One of the things that was broken in the house that the seller needed to send someone over to fix was a ceiling fan in the living room. There’s a retired electrician who lives in the neighborhood, and the seller sent him over and said he’d settle any bill that the guy gave him. That was nice of him. The seller told us the retired electrician was the one who broke the ceiling fan in the first place, so it was only right that he fix it. In advance of his visit last week, I pulled together the living and dining room as well as I could to make them presentable (given that we’re still making decisions about things, and mom finds decision-making pretty stressful.) It’s a friendly neighborhood, and I have to assume that he’ll tell the neighbors if the place looks too much like a warehouse, now that the move is technically no longer in progress.

After a lot of rigamarole (technical term), he finally came yesterday. He wasn’t there long before he declared that the attic was too hot to work in, so he’d have to come back earlier today.

Mom’s not a great sleeper and she hasn’t been feeling well, but even under the best of circumstances, this was never going to make the two of them friends. She might be up and around in the morning, but she doesn’t want company. I come naturally by my policy of “if you ask me too many questions early in the day, I’ll just burst into tears.” That’s not how it manifests for mom, but it is what it is. As a stay-at-home mom for the 30-odd years it took to raise my brothers and I, she’s not been forced to live the out-the-door-early life that the rest of us get jammed into, and she’s not likely to change now.

And he wanted to chat. And he made jokes about the things that hadn’t been done “Are you going to have all that unpacked by the time M is home from work?”

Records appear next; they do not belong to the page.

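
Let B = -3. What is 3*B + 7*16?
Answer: 103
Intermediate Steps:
3*B + 7*16 = 3*(-3) + 7*16 = -9 + 112 = 103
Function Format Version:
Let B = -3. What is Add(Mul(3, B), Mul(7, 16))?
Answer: 103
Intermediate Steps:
Add(Mul(3, B), Mul(7, 16)) = Add(Mul(3, -3), Mul(7, 16)) = Add(-9, 112) = 103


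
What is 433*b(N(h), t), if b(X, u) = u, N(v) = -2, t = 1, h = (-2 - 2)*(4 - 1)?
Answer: 433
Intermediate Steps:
h = -12 (h = -4*3 = -12)
433*b(N(h), t) = 433*1 = 433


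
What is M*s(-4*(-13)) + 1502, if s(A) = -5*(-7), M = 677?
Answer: 25197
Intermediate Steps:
s(A) = 35
M*s(-4*(-13)) + 1502 = 677*35 + 1502 = 23695 + 1502 = 25197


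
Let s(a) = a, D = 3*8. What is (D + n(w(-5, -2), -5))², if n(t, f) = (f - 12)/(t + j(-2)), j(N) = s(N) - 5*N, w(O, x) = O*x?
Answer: 172225/324 ≈ 531.56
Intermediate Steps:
D = 24
j(N) = -4*N (j(N) = N - 5*N = -4*N)
n(t, f) = (-12 + f)/(8 + t) (n(t, f) = (f - 12)/(t - 4*(-2)) = (-12 + f)/(t + 8) = (-12 + f)/(8 + t))
(D + n(w(-5, -2), -5))² = (24 + (-12 - 5)/(8 - 5*(-2)))² = (24 - 17/(8 + 10))² = (24 - 17/18)² = (415/18)² = 172225/324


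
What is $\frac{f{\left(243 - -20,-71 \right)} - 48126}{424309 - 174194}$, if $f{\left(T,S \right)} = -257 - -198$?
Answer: $- \frac{9637}{50023} \approx -0.19265$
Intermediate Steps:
$f{\left(T,S \right)} = -59$ ($f{\left(T,S \right)} = -257 + 198 = -59$)
$\frac{f{\left(243 - -20,-71 \right)} - 48126}{424309 - 174194} = \frac{-59 - 48126}{424309 - 174194} = - \frac{48185}{250115} = \left(-48185\right) \frac{1}{250115} = - \frac{9637}{50023}$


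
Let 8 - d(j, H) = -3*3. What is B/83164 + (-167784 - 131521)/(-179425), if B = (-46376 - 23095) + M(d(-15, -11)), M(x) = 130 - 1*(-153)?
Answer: 623867206/746085035 ≈ 0.83619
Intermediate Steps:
d(j, H) = 17 (d(j, H) = 8 - (-3)*3 = 8 - 1*(-9) = 8 + 9 = 17)
M(x) = 283 (M(x) = 130 + 153 = 283)
B = -69188 (B = (-46376 - 23095) + 283 = -69471 + 283 = -69188)
B/83164 + (-167784 - 131521)/(-179425) = -69188/83164 + (-167784 - 131521)/(-179425) = -69188*1/83164 - 299305*(-1/179425) = -17297/20791 + 59861/35885 = 623867206/746085035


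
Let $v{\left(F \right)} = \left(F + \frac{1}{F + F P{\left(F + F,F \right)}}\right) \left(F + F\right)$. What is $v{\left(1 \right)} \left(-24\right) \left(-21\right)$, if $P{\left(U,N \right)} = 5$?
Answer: $1176$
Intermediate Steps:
$v{\left(F \right)} = 2 F \left(F + \frac{1}{6 F}\right)$ ($v{\left(F \right)} = \left(F + \frac{1}{F + F 5}\right) \left(F + F\right) = \left(F + \frac{1}{F + 5 F}\right) 2 F = \left(F + \frac{1}{6 F}\right) 2 F = 2 F \left(F + \frac{1}{6 F}\right)$)
$v{\left(1 \right)} \left(-24\right) \left(-21\right) = \left(\frac{1}{3} + 2 \cdot 1^{2}\right) \left(-24\right) \left(-21\right) = \left(\frac{1}{3} + 2 \cdot 1\right) \left(-24\right) \left(-21\right) = \left(\frac{1}{3} + 2\right) \left(-24\right) \left(-21\right) = \frac{7}{3} \left(-24\right) \left(-21\right) = \left(-56\right) \left(-21\right) = 1176$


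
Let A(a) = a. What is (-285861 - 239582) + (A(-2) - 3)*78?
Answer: -525833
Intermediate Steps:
(-285861 - 239582) + (A(-2) - 3)*78 = (-285861 - 239582) + (-2 - 3)*78 = -525443 - 5*78 = -525443 - 390 = -525833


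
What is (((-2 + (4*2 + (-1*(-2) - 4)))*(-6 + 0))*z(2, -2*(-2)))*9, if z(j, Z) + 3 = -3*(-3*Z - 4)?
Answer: -9720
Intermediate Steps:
z(j, Z) = 9 + 9*Z (z(j, Z) = -3 - 3*(-3*Z - 4) = -3 - 3*(-4 - 3*Z) = -3 + (12 + 9*Z) = 9 + 9*Z)
(((-2 + (4*2 + (-1*(-2) - 4)))*(-6 + 0))*z(2, -2*(-2)))*9 = (((-2 + (4*2 + (-1*(-2) - 4)))*(-6 + 0))*(9 + 9*(-2*(-2))))*9 = (((-2 + (8 + (2 - 4)))*(-6))*(9 + 9*4))*9 = (((-2 + (8 - 2))*(-6))*(9 + 36))*9 = (((-2 + 6)*(-6))*45)*9 = ((4*(-6))*45)*9 = -24*45*9 = -1080*9 = -9720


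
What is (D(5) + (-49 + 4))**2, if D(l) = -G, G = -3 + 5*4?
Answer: 3844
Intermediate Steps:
G = 17 (G = -3 + 20 = 17)
D(l) = -17 (D(l) = -1*17 = -17)
(D(5) + (-49 + 4))**2 = (-17 + (-49 + 4))**2 = (-17 - 45)**2 = (-62)**2 = 3844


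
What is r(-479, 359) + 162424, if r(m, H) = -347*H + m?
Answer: 37372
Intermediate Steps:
r(m, H) = m - 347*H
r(-479, 359) + 162424 = (-479 - 347*359) + 162424 = (-479 - 124573) + 162424 = -125052 + 162424 = 37372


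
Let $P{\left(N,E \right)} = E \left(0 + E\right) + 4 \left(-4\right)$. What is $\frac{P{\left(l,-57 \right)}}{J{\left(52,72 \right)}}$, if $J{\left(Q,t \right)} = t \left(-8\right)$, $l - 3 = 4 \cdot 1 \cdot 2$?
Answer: $- \frac{3233}{576} \approx -5.6128$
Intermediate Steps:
$l = 11$ ($l = 3 + 4 \cdot 1 \cdot 2 = 3 + 4 \cdot 2 = 3 + 8 = 11$)
$P{\left(N,E \right)} = -16 + E^{2}$ ($P{\left(N,E \right)} = E E - 16 = E^{2} - 16 = -16 + E^{2}$)
$J{\left(Q,t \right)} = - 8 t$
$\frac{P{\left(l,-57 \right)}}{J{\left(52,72 \right)}} = \frac{-16 + \left(-57\right)^{2}}{\left(-8\right) 72} = \frac{-16 + 3249}{-576} = 3233 \left(- \frac{1}{576}\right) = - \frac{3233}{576}$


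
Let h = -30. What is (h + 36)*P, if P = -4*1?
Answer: -24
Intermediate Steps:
P = -4
(h + 36)*P = (-30 + 36)*(-4) = 6*(-4) = -24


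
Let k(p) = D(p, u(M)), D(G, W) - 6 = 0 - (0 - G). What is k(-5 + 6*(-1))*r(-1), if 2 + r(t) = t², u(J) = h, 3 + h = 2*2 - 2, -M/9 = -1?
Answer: 5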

Seriously, the fact that he’s still drawing breath seems like a miracle to me, because that’s a dangerous way to talk to my mom.

Knowing he’d be back this morning, we had leftovers for dinner and I focused on getting more of her kitchen stuff unpacked. Together, we have way too well-stocked a pantry, so I’d been putting it off, but I bit the bullet and tried to find themes, last night. It wasn’t bad. Visually, the clutter was reduced, somewhat. We have access to more of our collective stuff than we had before, and have a few more boxes emptied in advance of the recycling coming tomorrow.

But was it really so important for the guy to make us feel like his judgment of our progress was so important? Especially given that he didn’t fix what he was there to fix?